Le Circuit des 4 Cantons – Souvenir Etienne Fabre, en mars dernier. Mon plus beau souvenir de course, le plus dur aussi. Je n’ai jamais autant eu de mal à prendre des photos d’une course, et surtout à l’arrivée. Je n’ai pas encore les mots pour décrire ce qui s’est passé ce jour-là. Il m’a fallu beaucoup de temps pour digérer cette journée, pour trier les photos aussi. Mais je m’en souviendrai toute ma vie, et je pense que c’est le cas pour tous ceux qui étaient présents…
Sur le Tour, tu as fait cette photo de Romain Bardet, exténué, adossé contre le pneu d’un camion à l’arrivée de la 5ème étape à la Planche des Belles Filles… raconte-nous
Les arrivées d’étape sur le Tour, c’est souvent le grand bazar, surtout en montagne. Il faut imaginer : les coureurs arrivent un à un ou en petit groupe. Ils ont roulé pendant sept heures, ils sont exténués. Le soleil tape fort, on avoisine les 40 degrés. Et puis il y a ces 700 journalistes et photographes, montés en navette, qui encerclent le maillot jaune et le vainqueur du jour. Ça mitraille, ça court pour les interviews entre ces coureurs qui suffoquent, qui se réhydratent… Le bazar quoi ! Et puis là, Romain Bardet arrive. Vu qu’il a franchi la ligne en même temps que le maillot jaune, aucun objectif n’est braqué sur lui. Je le vois qui s’assoit, et qui ferme les yeux, exténué. Par respect pour les coureurs, je shoote toujours avec une certaine distance, pour ne pas les agresser, pour les laisser respirer. Pour qu’ils ne remarquent pas ma présence aussi, et qu’ils restent naturels. Là je suis à cinq mètres de lui. Je prends deux photos. Et je m’en vais. Pas besoin de plus pour retranscrire ce moment d’humanité, si rare dans ce grand spectacle qu’est le Tour.

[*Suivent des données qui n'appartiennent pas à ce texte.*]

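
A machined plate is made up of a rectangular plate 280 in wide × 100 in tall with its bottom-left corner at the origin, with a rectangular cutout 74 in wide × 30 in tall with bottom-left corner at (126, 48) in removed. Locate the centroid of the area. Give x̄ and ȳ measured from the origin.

Part | A | x̄ᵢ | ȳᵢ | A·x̄ᵢ | A·ȳᵢ
plate | 28000.00 | 140.00 | 50.00 | 3920000.00 | 1400000.00
hole | -2220.00 | 163.00 | 63.00 | -361860.00 | -139860.00
Σ | 25780.00 |  |  | 3558140.00 | 1260140.00
x̄ = 3558140.00 / 25780.00 = 138.02 in
ȳ = 1260140.00 / 25780.00 = 48.88 in

x̄ = 138.02 in, ȳ = 48.88 in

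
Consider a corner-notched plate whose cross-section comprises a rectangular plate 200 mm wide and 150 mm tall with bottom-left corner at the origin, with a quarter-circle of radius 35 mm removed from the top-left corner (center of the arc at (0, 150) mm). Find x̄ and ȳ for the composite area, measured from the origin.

Part | A | x̄ᵢ | ȳᵢ | A·x̄ᵢ | A·ȳᵢ
plate | 30000.00 | 100.00 | 75.00 | 3000000.00 | 2250000.00
removed quarter-circle | -962.11 | 14.85 | 135.15 | -14291.67 | -130025.25
Σ | 29037.89 |  |  | 2985708.33 | 2119974.75
x̄ = 2985708.33 / 29037.89 = 102.82 mm
ȳ = 2119974.75 / 29037.89 = 73.01 mm

x̄ = 102.82 mm, ȳ = 73.01 mm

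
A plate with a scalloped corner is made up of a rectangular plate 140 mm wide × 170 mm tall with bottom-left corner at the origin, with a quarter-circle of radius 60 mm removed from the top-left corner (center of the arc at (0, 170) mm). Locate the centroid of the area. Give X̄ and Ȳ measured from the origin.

plate: A = 140 × 170 = 23800.00, centroid at (70.00, 85.00).
removed quarter-circle: A = −¼π·60² = -2827.43, centroid at (25.46, 144.54).
ΣA = 20972.57 mm²
ΣAX̄ = (23800.00)(70.00) + (-2827.43)(25.46) = 1594000.00 mm³
ΣAȲ = (23800.00)(85.00) + (-2827.43)(144.54) = 1614336.32 mm³
X̄ = 1594000.00 / 20972.57 = 76.00 mm
Ȳ = 1614336.32 / 20972.57 = 76.97 mm

X̄ = 76.00 mm, Ȳ = 76.97 mm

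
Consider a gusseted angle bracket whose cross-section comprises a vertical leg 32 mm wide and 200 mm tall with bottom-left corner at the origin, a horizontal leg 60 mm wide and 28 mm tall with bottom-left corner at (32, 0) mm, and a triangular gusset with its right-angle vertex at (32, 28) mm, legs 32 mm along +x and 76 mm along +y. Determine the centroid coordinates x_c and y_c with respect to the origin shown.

x_c = 27.80 mm, y_c = 78.35 mm

vertical leg: A = 32 × 200 = 6400.00, centroid at (16.00, 100.00).
horizontal leg: A = 60 × 28 = 1680.00, centroid at (62.00, 14.00).
gusset: A = ½·32·76 = 1216.00, centroid at (42.67, 53.33).
ΣA = 9296.00 mm²
ΣAx_c = (6400.00)(16.00) + (1680.00)(62.00) + (1216.00)(42.67) = 258442.67 mm³
ΣAy_c = (6400.00)(100.00) + (1680.00)(14.00) + (1216.00)(53.33) = 728373.33 mm³
x_c = 258442.67 / 9296.00 = 27.80 mm
y_c = 728373.33 / 9296.00 = 78.35 mm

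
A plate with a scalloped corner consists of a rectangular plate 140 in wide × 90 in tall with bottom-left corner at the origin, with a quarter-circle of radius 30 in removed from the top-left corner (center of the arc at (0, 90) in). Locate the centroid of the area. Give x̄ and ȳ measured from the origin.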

Comment as-tu vécu cette Grande Boucle justement ?
C’était mon quatrième Tour de France, aussi je commence à connaître un peu l’envers du décor. C’était incroyable. Le Tour, c’est une petite ville de 5000 habitants qui se déplace chaque jour dans toute la France (voire l’Europe, on a fait cinq pays cette année quand même). C’est une bulle frénétique, où tu quittes ton hôtel à 8-9h du matin, pour retrouver une nouvelle chambre le soir, après l’étape, vers 23h-minuit. Entre temps, il y aura eu un Village départ, une arrivée, une émission de l’Emag 360 à tourner, l’équipe Cofidis à filmer, des photos à prendre, des images à envoyer, un restaurant à trouver, et généralement entre quatre et cinq heures de voiture. Tout passe tellement vite. Mais l’atterrissage, le retour à la vie réelle, est toujours bien compliqué. On a tellement de chance d’être sur cet événement pendant ces trois semaines, c’est une vraie fête…
Quel souvenir restera pour toi le meilleur sur ces 21 jours ?

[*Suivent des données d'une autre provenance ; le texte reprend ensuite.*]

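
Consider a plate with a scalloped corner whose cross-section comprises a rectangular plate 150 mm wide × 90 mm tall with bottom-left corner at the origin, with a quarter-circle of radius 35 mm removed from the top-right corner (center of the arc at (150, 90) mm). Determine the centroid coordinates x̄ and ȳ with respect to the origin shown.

Part | A | x̄ᵢ | ȳᵢ | A·x̄ᵢ | A·ȳᵢ
plate | 13500.00 | 75.00 | 45.00 | 1012500.00 | 607500.00
removed quarter-circle | -962.11 | 135.15 | 75.15 | -130025.25 | -72298.48
Σ | 12537.89 |  |  | 882474.75 | 535201.52
x̄ = 882474.75 / 12537.89 = 70.38 mm
ȳ = 535201.52 / 12537.89 = 42.69 mm

x̄ = 70.38 mm, ȳ = 42.69 mm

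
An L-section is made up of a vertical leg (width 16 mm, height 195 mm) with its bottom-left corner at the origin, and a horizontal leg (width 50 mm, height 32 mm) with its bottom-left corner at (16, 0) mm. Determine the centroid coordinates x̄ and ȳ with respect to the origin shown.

x̄ = 19.19 mm, ȳ = 69.87 mm

vertical leg: A = 16 × 195 = 3120.00, centroid at (8.00, 97.50).
horizontal leg: A = 50 × 32 = 1600.00, centroid at (41.00, 16.00).
ΣA = 4720.00 mm²
ΣAx̄ = (3120.00)(8.00) + (1600.00)(41.00) = 90560.00 mm³
ΣAȳ = (3120.00)(97.50) + (1600.00)(16.00) = 329800.00 mm³
x̄ = 90560.00 / 4720.00 = 19.19 mm
ȳ = 329800.00 / 4720.00 = 69.87 mm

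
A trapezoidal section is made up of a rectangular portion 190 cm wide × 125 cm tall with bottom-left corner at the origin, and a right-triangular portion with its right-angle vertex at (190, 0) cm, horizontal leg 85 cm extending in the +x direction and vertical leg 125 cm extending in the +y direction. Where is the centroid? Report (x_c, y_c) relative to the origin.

rectangular portion: A = 190 × 125 = 23750.00, centroid at (95.00, 62.50).
triangular portion: A = ½·85·125 = 5312.50, centroid at (218.33, 41.67).
ΣA = 29062.50 cm²
ΣAx_c = (23750.00)(95.00) + (5312.50)(218.33) = 3416145.83 cm³
ΣAy_c = (23750.00)(62.50) + (5312.50)(41.67) = 1705729.17 cm³
x_c = 3416145.83 / 29062.50 = 117.54 cm
y_c = 1705729.17 / 29062.50 = 58.69 cm

x_c = 117.54 cm, y_c = 58.69 cm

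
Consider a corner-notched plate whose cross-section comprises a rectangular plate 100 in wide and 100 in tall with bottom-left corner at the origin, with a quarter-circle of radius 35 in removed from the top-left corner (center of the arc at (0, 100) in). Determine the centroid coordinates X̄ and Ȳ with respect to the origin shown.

X̄ = 53.74 in, Ȳ = 46.26 in

plate: A = 100 × 100 = 10000.00, centroid at (50.00, 50.00).
removed quarter-circle: A = −¼π·35² = -962.11, centroid at (14.85, 85.15).
ΣA = 9037.89 in²
ΣAX̄ = (10000.00)(50.00) + (-962.11)(14.85) = 485708.33 in³
ΣAȲ = (10000.00)(50.00) + (-962.11)(85.15) = 418080.39 in³
X̄ = 485708.33 / 9037.89 = 53.74 in
Ȳ = 418080.39 / 9037.89 = 46.26 in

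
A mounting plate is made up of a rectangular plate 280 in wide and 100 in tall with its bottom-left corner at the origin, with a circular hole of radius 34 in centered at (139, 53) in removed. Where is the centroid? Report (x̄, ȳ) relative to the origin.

plate: A = 280 × 100 = 28000.00, centroid at (140.00, 50.00).
hole: A = −π·34² = -3631.68, centroid at (139.00, 53.00).
ΣA = 24368.32 in²
ΣAx̄ = (28000.00)(140.00) + (-3631.68)(139.00) = 3415196.33 in³
ΣAȳ = (28000.00)(50.00) + (-3631.68)(53.00) = 1207520.90 in³
x̄ = 3415196.33 / 24368.32 = 140.15 in
ȳ = 1207520.90 / 24368.32 = 49.55 in

x̄ = 140.15 in, ȳ = 49.55 in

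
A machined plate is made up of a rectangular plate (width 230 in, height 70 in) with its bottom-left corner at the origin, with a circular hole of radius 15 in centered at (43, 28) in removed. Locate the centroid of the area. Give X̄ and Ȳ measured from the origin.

plate: A = 230 × 70 = 16100.00, centroid at (115.00, 35.00).
hole: A = −π·15² = -706.86, centroid at (43.00, 28.00).
ΣA = 15393.14 in², ΣAX̄ = 1821105.09 in³, ΣAȲ = 543707.97 in³.
X̄ = 1821105.09/15393.14 = 118.31 in; Ȳ = 543707.97/15393.14 = 35.32 in.

X̄ = 118.31 in, Ȳ = 35.32 in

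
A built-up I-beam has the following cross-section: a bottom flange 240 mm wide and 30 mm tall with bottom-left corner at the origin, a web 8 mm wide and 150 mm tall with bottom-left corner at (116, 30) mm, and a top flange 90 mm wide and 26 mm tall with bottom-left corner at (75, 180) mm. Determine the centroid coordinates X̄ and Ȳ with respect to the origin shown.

Part | A | x̄ᵢ | ȳᵢ | A·x̄ᵢ | A·ȳᵢ
bottom flange | 7200.00 | 120.00 | 15.00 | 864000.00 | 108000.00
web | 1200.00 | 120.00 | 105.00 | 144000.00 | 126000.00
top flange | 2340.00 | 120.00 | 193.00 | 280800.00 | 451620.00
Σ | 10740.00 |  |  | 1288800.00 | 685620.00
X̄ = 1288800.00 / 10740.00 = 120.00 mm
Ȳ = 685620.00 / 10740.00 = 63.84 mm

X̄ = 120.00 mm, Ȳ = 63.84 mm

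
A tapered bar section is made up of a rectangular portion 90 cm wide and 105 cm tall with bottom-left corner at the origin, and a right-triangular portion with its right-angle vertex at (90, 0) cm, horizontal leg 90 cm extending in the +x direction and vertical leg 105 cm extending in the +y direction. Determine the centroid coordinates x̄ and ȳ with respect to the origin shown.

x̄ = 70.00 cm, ȳ = 46.67 cm

rectangular portion: A = 90 × 105 = 9450.00, centroid at (45.00, 52.50).
triangular portion: A = ½·90·105 = 4725.00, centroid at (120.00, 35.00).
ΣA = 14175.00 cm²
ΣAx̄ = (9450.00)(45.00) + (4725.00)(120.00) = 992250.00 cm³
ΣAȳ = (9450.00)(52.50) + (4725.00)(35.00) = 661500.00 cm³
x̄ = 992250.00 / 14175.00 = 70.00 cm
ȳ = 661500.00 / 14175.00 = 46.67 cm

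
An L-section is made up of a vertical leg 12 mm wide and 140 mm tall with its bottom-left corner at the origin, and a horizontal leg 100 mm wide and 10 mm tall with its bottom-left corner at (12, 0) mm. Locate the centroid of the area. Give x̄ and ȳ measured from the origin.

vertical leg: A = 12 × 140 = 1680.00, centroid at (6.00, 70.00).
horizontal leg: A = 100 × 10 = 1000.00, centroid at (62.00, 5.00).
ΣA = 2680.00 mm²
ΣAx̄ = (1680.00)(6.00) + (1000.00)(62.00) = 72080.00 mm³
ΣAȳ = (1680.00)(70.00) + (1000.00)(5.00) = 122600.00 mm³
x̄ = 72080.00 / 2680.00 = 26.90 mm
ȳ = 122600.00 / 2680.00 = 45.75 mm

x̄ = 26.90 mm, ȳ = 45.75 mm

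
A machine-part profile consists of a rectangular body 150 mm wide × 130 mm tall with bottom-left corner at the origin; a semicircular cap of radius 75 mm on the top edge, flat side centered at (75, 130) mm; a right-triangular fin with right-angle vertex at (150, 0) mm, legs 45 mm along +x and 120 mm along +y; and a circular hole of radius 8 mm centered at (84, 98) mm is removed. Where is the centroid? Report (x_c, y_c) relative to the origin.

x_c = 82.82 mm, y_c = 90.34 mm

Part | A | x̄ᵢ | ȳᵢ | A·x̄ᵢ | A·ȳᵢ
rectangular body | 19500.00 | 75.00 | 65.00 | 1462500.00 | 1267500.00
semicircular top | 8835.73 | 75.00 | 161.83 | 662679.70 | 1429894.81
triangular fin | 2700.00 | 165.00 | 40.00 | 445500.00 | 108000.00
hole | -201.06 | 84.00 | 98.00 | -16889.20 | -19704.07
Σ | 30834.67 |  |  | 2553790.50 | 2785690.74
x_c = 2553790.50 / 30834.67 = 82.82 mm
y_c = 2785690.74 / 30834.67 = 90.34 mm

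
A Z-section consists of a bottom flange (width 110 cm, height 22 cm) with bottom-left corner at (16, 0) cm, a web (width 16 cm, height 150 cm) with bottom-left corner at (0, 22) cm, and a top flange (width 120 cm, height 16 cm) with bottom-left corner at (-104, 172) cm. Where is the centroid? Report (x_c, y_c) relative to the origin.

x_c = 15.81 cm, y_c = 89.77 cm

bottom flange: A = 110 × 22 = 2420.00, centroid at (71.00, 11.00).
web: A = 16 × 150 = 2400.00, centroid at (8.00, 97.00).
top flange: A = 120 × 16 = 1920.00, centroid at (-44.00, 180.00).
ΣA = 6740.00 cm², ΣAx_c = 106540.00 cm³, ΣAy_c = 605020.00 cm³.
x_c = 106540.00/6740.00 = 15.81 cm; y_c = 605020.00/6740.00 = 89.77 cm.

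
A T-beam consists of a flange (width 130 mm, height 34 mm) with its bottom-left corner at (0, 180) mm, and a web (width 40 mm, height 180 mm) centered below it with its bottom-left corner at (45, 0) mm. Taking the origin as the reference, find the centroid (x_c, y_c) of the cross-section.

web: A = 40 × 180 = 7200.00, centroid at (65.00, 90.00).
flange: A = 130 × 34 = 4420.00, centroid at (65.00, 197.00).
ΣA = 11620.00 mm², ΣAx_c = 755300.00 mm³, ΣAy_c = 1518740.00 mm³.
x_c = 755300.00/11620.00 = 65.00 mm; y_c = 1518740.00/11620.00 = 130.70 mm.

x_c = 65.00 mm, y_c = 130.70 mm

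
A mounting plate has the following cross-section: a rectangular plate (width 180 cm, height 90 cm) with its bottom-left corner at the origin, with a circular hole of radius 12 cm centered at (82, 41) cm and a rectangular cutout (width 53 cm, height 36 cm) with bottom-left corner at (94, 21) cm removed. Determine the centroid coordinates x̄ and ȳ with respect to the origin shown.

x̄ = 86.06 cm, ȳ = 45.96 cm

Part | A | x̄ᵢ | ȳᵢ | A·x̄ᵢ | A·ȳᵢ
plate | 16200.00 | 90.00 | 45.00 | 1458000.00 | 729000.00
hole 1 | -452.39 | 82.00 | 41.00 | -37095.93 | -18547.96
hole 2 | -1908.00 | 120.50 | 39.00 | -229914.00 | -74412.00
Σ | 13839.61 |  |  | 1190990.07 | 636040.04
x̄ = 1190990.07 / 13839.61 = 86.06 cm
ȳ = 636040.04 / 13839.61 = 45.96 cm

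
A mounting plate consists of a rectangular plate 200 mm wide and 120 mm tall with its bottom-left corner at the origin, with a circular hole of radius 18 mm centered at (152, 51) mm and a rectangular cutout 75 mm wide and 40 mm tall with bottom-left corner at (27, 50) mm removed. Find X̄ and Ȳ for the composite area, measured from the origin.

plate: A = 200 × 120 = 24000.00, centroid at (100.00, 60.00).
hole 1: A = −π·18² = -1017.88, centroid at (152.00, 51.00).
hole 2: A = −(75 × 40) = -3000.00, centroid at (64.50, 70.00).
ΣA = 19982.12 mm², ΣAX̄ = 2051782.84 mm³, ΣAȲ = 1178088.32 mm³.
X̄ = 2051782.84/19982.12 = 102.68 mm; Ȳ = 1178088.32/19982.12 = 58.96 mm.

X̄ = 102.68 mm, Ȳ = 58.96 mm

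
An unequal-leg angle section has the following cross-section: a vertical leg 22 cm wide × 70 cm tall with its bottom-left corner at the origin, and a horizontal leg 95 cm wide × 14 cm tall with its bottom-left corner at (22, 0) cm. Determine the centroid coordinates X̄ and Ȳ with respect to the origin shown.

X̄ = 38.11 cm, Ȳ = 22.02 cm

vertical leg: A = 22 × 70 = 1540.00, centroid at (11.00, 35.00).
horizontal leg: A = 95 × 14 = 1330.00, centroid at (69.50, 7.00).
ΣA = 2870.00 cm², ΣAX̄ = 109375.00 cm³, ΣAȲ = 63210.00 cm³.
X̄ = 109375.00/2870.00 = 38.11 cm; Ȳ = 63210.00/2870.00 = 22.02 cm.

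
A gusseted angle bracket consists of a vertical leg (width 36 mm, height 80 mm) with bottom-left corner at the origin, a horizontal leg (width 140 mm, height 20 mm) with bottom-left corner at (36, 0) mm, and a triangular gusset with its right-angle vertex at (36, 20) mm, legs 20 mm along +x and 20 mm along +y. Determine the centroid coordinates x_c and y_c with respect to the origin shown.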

Difficile à dire… Sportivement, je crois que c’est l’étape de l’Izoard qui m’a le plus marqué. Déjà rien que pour y aller c’était la galère ! On a dû se garer à trois kilomètres de l’arrivée, dans la pampa, entre des caravanes et les roches qui ne faisaient que se décrocher de la montagne… L’aventure quoi ! Et puis en haut, aucun réseau, rien, pendant sept heures ! Sept heures à être parmi les supporters, à regarder l’écran géant, allongée dans l’herbe, à attendre l’arrivée… C’était beau, y a pas d’autres mots ! Et puis avec Barguil qui gagne en plus… Oui, sportivement, c’était vraiment beau. Après des souvenirs, des rencontres… Il y en a eu tous les jours, c’était fou ! C’est la folie du Tour.
Depuis toutes ces années à sillonner les courses, quelle photo demeure pour toi la plus mémorable ?
Arf, la terrible question ! Voilà sept ans que je prends des photos. Sept ans, où je fais en moyenne entre 40 et 80 jours de course. Donc, je dois avoir dans mon disque dur plus de 50 000 photos… S’il ne fallait en choisir qu’une, si j’écoutais mon coeur, je choisirais ce portrait de Pierre Idjouadiene et d’Etienne Fabre. Ce n’est pas la plus originale, ce n’est pas la plus propre techniquement parlant… Mais c’est celle qui me touche le plus. On sent tellement de bonheur, d’amour, de sincérité… Un peu d’insouciance aussi. Un moment simple, mais beau, capturé avant un départ, entre deux plaisanteries. Je sais qu’un peintre l’a reprise, pour en faire une toile. Oui, si j’écoutais mon coeur et non mon avis de photographe, je prendrais celle-ci.